Referred to as the "rocket docket" of federal procurement, GSBCA is known for its whirlwind resolution of complex protests. By statute, GSBCA is required to resolve protests within 65 calendar days.

GAO, on the other hand, was only required to resolve protests within 125 calendar days, a period that has been shortened to 100 days. GAO attorneys, however, have a bit of flexibility in this regard. If new issues arise in one of the parties' submissions to GAO, GAO can classify the submission as a new protest, triggering a new 100-day decision period, and may consolidate the new and old protests together under the revised schedule. While this option is not the norm, it certainly is not uncommon, and is likely to be less so now. With 2,334 protests filed at GAO in fiscal 1995, GAO is operating above its capacity. Add to that number the 178 ADP protests filed at GSBCA in fiscal 1995, and a pattern of delay in resolving protests appears inevitable. As delay increases, so does the cost of terminating the protested contract, resulting in a decreased chance of meaningful relief.

Access to Information

GSBCA operates like a federal court, with its own clerk's office. Unless filed under protective order, protests and other documents filed with the clerk are considered public documents and are available to the public for review.

The GAO process is more clandestine. The individual GAO attorneys assigned to the protest control the file and, more often than not, are reluctant to provide information regarding the protest to anyone other than those officially party to the protest. Accordingly, the flow of information taken for granted by so many in the technology industry will be drastically curtailed.

Barriers to Entry

Contrary to popular belief, protests are not the exclusive weapons of large contractors seeking to expand their piece of the federal pie. Indeed, studies have shown that the majority of protests are filed by small businesses. Small technology businesses frequently protest because their entire business may depend on the protested contract award, whereas the missed contract opportunity only affects larger federal contractors at the margin. GAO is not a viable protest forum for disappointed small businesses.

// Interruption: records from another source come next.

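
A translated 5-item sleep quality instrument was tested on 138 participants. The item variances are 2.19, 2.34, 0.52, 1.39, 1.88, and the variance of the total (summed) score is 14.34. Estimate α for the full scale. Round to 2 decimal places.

ΣVar(i) = 2.19 + 2.34 + 0.52 + 1.39 + 1.88 = 8.32
α = (k/(k−1))·(1 − ΣVar(i)/total variance) = (5/4)·(1 − 8.32/14.34) = 0.52

α = 0.52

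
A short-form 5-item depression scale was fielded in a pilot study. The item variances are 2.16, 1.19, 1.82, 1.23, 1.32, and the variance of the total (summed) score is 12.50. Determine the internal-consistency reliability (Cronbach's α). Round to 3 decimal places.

α = 0.478

Σσᵢ² = 2.16 + 1.19 + 1.82 + 1.23 + 1.32 = 7.72
α = (k/(k−1))·(1 − Σσᵢ²/total variance) = (5/4)·(1 − 7.72/12.50) = 0.478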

While the up-front costs of filing a GAO protest are less than those at GSBCA because of the delay and small chance of receiving an award, a protest is rarely a smart business decision for contractors with limited resources.

Advocates of the recent bill argue that the savings associated with eliminating GSBCA will more than outweigh the potential costs cited above. On the surface, the bill seems to be a tremendous victory for the government, which will now supposedly be able to act like a commercial buyer, purchasing without fear of recrimination. Agencies, however, are not guaranteed immunity from intrusive litigation as a result of the elimination of GSBCA's protest jurisdiction. For those contractors that can afford it, requests for injunctive relief in federal courts will become standard protest practice, which makes a GSBCA protest look like a cakewalk. Thus, lawyers and federal contractors aren't the only ones that will be affected by the repeal of the Brooks Act.

The government ought to take heed of the old admonition that "when the gods want to punish you, they answer your prayers."